When blood flow to the brain ceases as the result of a blood clot, trauma, or injury, the brain suffers from a shortage of oxygen. Such an incident is known as a stroke and it can result in the death of neurons and the loss of those functions to which the dead neurons contributed. Treatment for stroke is largely supportive, but regenerative treatments that replace the dead neurons would be the most ideal treatment.
A research consortium at Lund University in Lund, Sweden has found that neurons made from induced pluripotent stem cells integrate into the brains of mice that had suffered strokes. This experiment takes a closer step towards the development of a regenerative treatment for strokes.
In the aftermath of a stroke, nerve cells in the brain die. At the Lund Stem Cell Center, the research groups of Zaal Kokaia and Olle Lindvall teamed up to develop a stem cell-based method to treat stroke patients.
After a stroke, the cerebal cortex tends to take the bulk of the damage and neuron loss from the cerebral cortex underlies many of the symptoms following a stroke, such a paralysis and speech problems. The method developed by the Lund Institute scientists should make it possible to generate nerve cells for transplantation from the patient’s own skin cells.

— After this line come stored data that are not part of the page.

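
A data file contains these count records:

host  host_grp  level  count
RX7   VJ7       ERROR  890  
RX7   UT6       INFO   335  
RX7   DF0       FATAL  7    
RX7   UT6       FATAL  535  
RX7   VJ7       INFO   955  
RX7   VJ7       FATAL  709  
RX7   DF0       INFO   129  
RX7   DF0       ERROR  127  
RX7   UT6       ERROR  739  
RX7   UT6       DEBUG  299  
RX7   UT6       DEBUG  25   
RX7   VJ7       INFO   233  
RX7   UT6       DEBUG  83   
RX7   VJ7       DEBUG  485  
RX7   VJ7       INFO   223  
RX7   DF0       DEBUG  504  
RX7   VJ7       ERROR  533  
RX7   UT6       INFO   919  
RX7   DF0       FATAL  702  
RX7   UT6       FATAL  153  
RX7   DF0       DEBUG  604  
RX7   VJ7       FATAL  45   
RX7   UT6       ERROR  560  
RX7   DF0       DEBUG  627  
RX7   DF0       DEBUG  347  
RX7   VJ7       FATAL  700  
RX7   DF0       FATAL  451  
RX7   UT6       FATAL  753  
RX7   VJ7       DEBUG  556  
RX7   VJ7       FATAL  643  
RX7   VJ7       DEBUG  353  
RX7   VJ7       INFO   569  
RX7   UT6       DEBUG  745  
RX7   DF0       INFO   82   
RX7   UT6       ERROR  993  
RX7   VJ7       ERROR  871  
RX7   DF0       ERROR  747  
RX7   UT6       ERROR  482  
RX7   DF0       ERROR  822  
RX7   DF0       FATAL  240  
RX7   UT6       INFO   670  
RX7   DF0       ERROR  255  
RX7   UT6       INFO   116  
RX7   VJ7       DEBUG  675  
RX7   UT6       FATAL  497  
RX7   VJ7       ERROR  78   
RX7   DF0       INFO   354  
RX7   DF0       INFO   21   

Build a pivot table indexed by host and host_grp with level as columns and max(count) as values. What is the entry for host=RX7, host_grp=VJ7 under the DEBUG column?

675

Rows with host=RX7, host_grp=VJ7 and level=DEBUG: count values are 485, 556, 353, 675.
max(485, 556, 353, 675) = 675.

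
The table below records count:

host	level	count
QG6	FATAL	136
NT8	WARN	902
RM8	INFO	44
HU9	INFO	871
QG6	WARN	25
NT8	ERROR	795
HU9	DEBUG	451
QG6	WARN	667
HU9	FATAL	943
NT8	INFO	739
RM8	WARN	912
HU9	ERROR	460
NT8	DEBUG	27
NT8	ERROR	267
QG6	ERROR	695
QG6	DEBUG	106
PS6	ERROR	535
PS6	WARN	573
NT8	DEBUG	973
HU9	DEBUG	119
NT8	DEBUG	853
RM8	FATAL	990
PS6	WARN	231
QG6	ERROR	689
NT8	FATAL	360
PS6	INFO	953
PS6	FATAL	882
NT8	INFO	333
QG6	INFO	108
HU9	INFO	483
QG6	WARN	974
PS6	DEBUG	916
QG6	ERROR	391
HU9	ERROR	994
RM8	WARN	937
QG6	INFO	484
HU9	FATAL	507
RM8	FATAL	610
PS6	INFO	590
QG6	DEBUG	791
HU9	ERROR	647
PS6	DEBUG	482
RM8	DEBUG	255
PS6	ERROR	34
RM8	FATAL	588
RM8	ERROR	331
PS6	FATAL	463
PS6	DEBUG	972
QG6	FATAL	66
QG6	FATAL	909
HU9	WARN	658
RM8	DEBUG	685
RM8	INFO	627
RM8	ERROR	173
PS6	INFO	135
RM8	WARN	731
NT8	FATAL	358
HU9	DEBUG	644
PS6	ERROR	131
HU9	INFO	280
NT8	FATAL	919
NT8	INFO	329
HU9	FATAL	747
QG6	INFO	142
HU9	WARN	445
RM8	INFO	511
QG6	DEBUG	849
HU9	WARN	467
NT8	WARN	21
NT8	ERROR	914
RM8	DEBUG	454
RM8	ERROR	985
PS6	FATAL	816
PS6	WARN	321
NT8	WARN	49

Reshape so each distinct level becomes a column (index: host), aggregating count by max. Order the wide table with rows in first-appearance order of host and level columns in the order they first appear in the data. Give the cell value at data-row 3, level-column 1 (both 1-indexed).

990

With rows in first-appearance order of host, row 3 is host=RM8. level columns in first-appearance order: FATAL, WARN, INFO, ERROR, DEBUG; column 1 is FATAL.
Long rows with host=RM8, level=FATAL: max(990, 610, 588) = 990.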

First, the Lund team isolated skin fibroblasts from the afflicted mice and used genetic engineering techniques to convert them into induced pluripotent stem cells (iPSCs), which have many of the differentiation capabilities of embryonic stem cells. These iPSC lines were differentiated into cortical neurons, which tend to populate the cerebral cortex. However, transplanting fully differentiated neurons into the brain tend to not work terribly well because the mature neurons are unable to divide and have poor abilities to connect with other cells. Therefore, the neuron progenitor cells that will give rise to cortical neurons are a better candidate for transplantation.
After generating long-term self-renewing neuroepithelial-like stem cells from iPSCs in the laboratory, the Lund group scientists showed that these stem cells could give rise to neural progenitors that expressed the types of genes found in mature cortical neurons. When these neural progenitor cells were transplanted into rats that had suffered strokes, two months after transplantation, the cortically fated cells showed less proliferation and more efficient differentiation into mature neurons with the right shape, size, and structure of cortical neurons and expressed the same proteins as cortical neurons. These tranplanted cells also extended more axons than those cells that were not fated to form cortical neurons. Transplantation of both the cortical neuron-fated and non-cortical neuron-fated cells caused recovery of the impaired function in the stepping test in comparison to controls. At 5 months after stroke, there was no tumor formation and the grafted cells had all the electrophysiological properties of mature neurons and showed full evidence that they had integrated into the existing neural circuitry.
These results are very promising and represent a very early but important step towards a stem cell-based treatment for stroke in patients. Further experimental studies are necessary if these experiments are to be translated into the clinic in a responsible way.